Despite the opportunities they provide in characterizing PTMs, it is worth recognizing the caveats of molecular simulations. A major caveat to molecular simulations is that the process of covalent bond breakage and formation is extremely expensive to model. This reality is a major driver for the development of machine learning-based force fields so that molecular mechanics simulations can be performed with parameterization done at the accuracy level of quantum mechanics simulations. Thus, simulations are likely unable to provide as valuable insights as experiments when it comes to dynamical modeling for the direct instance of PTM, such as the rate of covalent modification or cellular trafficking. Experimental characterization can further delineate spatio-temporal factors underlying PTM effects which are not easily, if entirely possible to be, modeled using MD simulations. What is a simple task for computational research is often an arduous one for experiments, and vice versa. Still, the level of control and atomistic resolution offers a glimpse as to what could be happening given explicit conditions and sufficient sampling.
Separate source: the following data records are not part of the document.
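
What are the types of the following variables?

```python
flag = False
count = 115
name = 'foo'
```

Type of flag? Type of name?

flag is bool; name is str

bool, str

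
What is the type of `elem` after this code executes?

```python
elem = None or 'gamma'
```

'or' with None returns the other value ('gamma', str)

str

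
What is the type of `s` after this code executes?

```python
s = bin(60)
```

bin() returns str representation

str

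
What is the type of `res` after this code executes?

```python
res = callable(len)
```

callable() returns bool

bool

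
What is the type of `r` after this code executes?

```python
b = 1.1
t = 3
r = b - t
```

float - int returns float (1.1 - 3 = -1.9)

float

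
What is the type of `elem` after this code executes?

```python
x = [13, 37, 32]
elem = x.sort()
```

list.sort() returns None (sorts in place)

NoneType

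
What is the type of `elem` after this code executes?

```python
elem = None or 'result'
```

'or' with None returns the other value ('result', str)

str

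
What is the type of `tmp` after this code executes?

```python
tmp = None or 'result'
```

'or' with None returns the other value ('result', str)

str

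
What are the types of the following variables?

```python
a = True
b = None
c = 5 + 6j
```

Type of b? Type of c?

b is NoneType; c is complex

NoneType, complex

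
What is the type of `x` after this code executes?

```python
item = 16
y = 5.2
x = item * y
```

int * float returns float (16 * 5.2 = 83.2)

float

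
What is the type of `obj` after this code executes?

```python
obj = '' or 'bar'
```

'or' returns first truthy value ('bar', which is str)

str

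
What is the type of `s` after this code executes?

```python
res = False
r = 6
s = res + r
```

bool + int returns int (False is 0, so 0 + 6 = 6)

int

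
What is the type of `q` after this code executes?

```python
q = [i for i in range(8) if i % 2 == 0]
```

A list comprehension [...] produces a list

list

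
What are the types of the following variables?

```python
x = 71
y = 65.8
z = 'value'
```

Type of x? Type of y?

x is int; y is float

int, float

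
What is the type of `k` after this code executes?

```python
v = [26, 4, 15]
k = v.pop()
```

list.pop() returns the popped element (int here)

int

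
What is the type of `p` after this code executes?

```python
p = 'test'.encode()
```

str.encode() returns bytes

bytes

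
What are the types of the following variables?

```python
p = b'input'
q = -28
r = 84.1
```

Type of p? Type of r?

p is bytes; r is float

bytes, float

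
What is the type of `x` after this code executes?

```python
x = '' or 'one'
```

'or' returns first truthy value ('one', which is str)

str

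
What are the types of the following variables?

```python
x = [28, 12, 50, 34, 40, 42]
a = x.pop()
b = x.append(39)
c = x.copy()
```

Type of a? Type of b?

list.pop() returns the element (int); list.append() returns None

int, NoneType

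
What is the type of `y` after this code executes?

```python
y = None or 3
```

'or' with None returns the other value (3, int)

int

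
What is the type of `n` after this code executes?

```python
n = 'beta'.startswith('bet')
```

str.startswith() returns bool

bool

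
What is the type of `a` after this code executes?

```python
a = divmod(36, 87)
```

divmod() returns a tuple (quotient, remainder)

tuple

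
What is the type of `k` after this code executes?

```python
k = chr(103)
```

chr() returns str (single character)

str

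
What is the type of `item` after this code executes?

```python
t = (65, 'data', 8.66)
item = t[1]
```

Index 1 of tuple is 'data' which is str

str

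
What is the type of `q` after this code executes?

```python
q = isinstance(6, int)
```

isinstance() returns bool

bool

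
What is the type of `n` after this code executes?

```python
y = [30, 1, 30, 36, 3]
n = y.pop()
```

list.pop() returns the popped element (int here)

int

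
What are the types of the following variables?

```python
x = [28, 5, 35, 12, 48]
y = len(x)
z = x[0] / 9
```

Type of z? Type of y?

int / int returns float; len() returns int

float, int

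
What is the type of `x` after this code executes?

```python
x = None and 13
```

'and' returns first falsy value (None)

NoneType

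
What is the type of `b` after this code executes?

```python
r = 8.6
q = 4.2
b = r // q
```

float // float returns float (floor division preserves float type)

float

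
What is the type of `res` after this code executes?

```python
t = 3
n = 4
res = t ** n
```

int ** positive int returns int (3 ** 4 = 81)

int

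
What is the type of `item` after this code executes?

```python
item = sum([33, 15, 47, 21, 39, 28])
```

sum() of ints returns int

int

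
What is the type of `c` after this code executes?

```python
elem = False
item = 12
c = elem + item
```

bool + int returns int (False is 0, so 0 + 12 = 12)

int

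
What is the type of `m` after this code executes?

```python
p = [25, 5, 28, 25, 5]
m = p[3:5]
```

Slicing a list always returns a list

list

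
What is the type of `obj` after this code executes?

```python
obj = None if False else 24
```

Ternary: condition is False, else branch (24) taken → int

int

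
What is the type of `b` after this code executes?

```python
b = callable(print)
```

callable() returns bool

bool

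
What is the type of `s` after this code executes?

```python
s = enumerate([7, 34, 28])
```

enumerate() returns an enumerate iterator object

enumerate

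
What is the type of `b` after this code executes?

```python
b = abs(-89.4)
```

abs() of float returns float

float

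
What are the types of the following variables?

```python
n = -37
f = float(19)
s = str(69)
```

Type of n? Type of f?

n is int; f is float

int, float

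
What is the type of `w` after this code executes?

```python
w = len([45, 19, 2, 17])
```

len() always returns int

int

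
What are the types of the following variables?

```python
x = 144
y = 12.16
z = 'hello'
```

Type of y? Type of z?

y is float; z is str

float, str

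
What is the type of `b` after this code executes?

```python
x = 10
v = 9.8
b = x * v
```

int * float returns float (10 * 9.8 = 98.0)

float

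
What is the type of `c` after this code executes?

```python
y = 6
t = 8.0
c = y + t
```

int + float returns float (6 + 8.0 = 14.0)

float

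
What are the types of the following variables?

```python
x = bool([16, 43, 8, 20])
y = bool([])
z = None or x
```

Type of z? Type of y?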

Throughout this perspective, we have highlighted almost 30 years’ worth of PTM research using in silico molecular modeling and simulation techniques. Much of this work has demonstrated how molecular dynamics simulations can characterize the structural consequences induced by PTMs. With recent computing developments and simulation methodologies enabling MD to be more efficient than ever before, the future of PTM-based molecular dynamics research can more easily employ currently established enhanced sampling and structure prediction methodology. Computational research efforts surrounding PTMs and their modeling will shift towards identifying new conformations caused by PTMs, and the frequency at which these conformations are sampled within the stationary density for the specified proteoform. Systematic computational characterization leveraging larger extents of sampling will lead to systematic translational gains in experimental efforts surrounding therapeutic developments and bioengineering. The predictive power of MD simulations is limited insofar as the realism used to model the system. As efforts have been cast to make the modeling of lipid bilayers and membrane proteins match experiments with improved realism,²⁸⁷ so too shall efforts surrounding PTM simulation strive to make our biophysical understanding of processes regulating protein function more complete.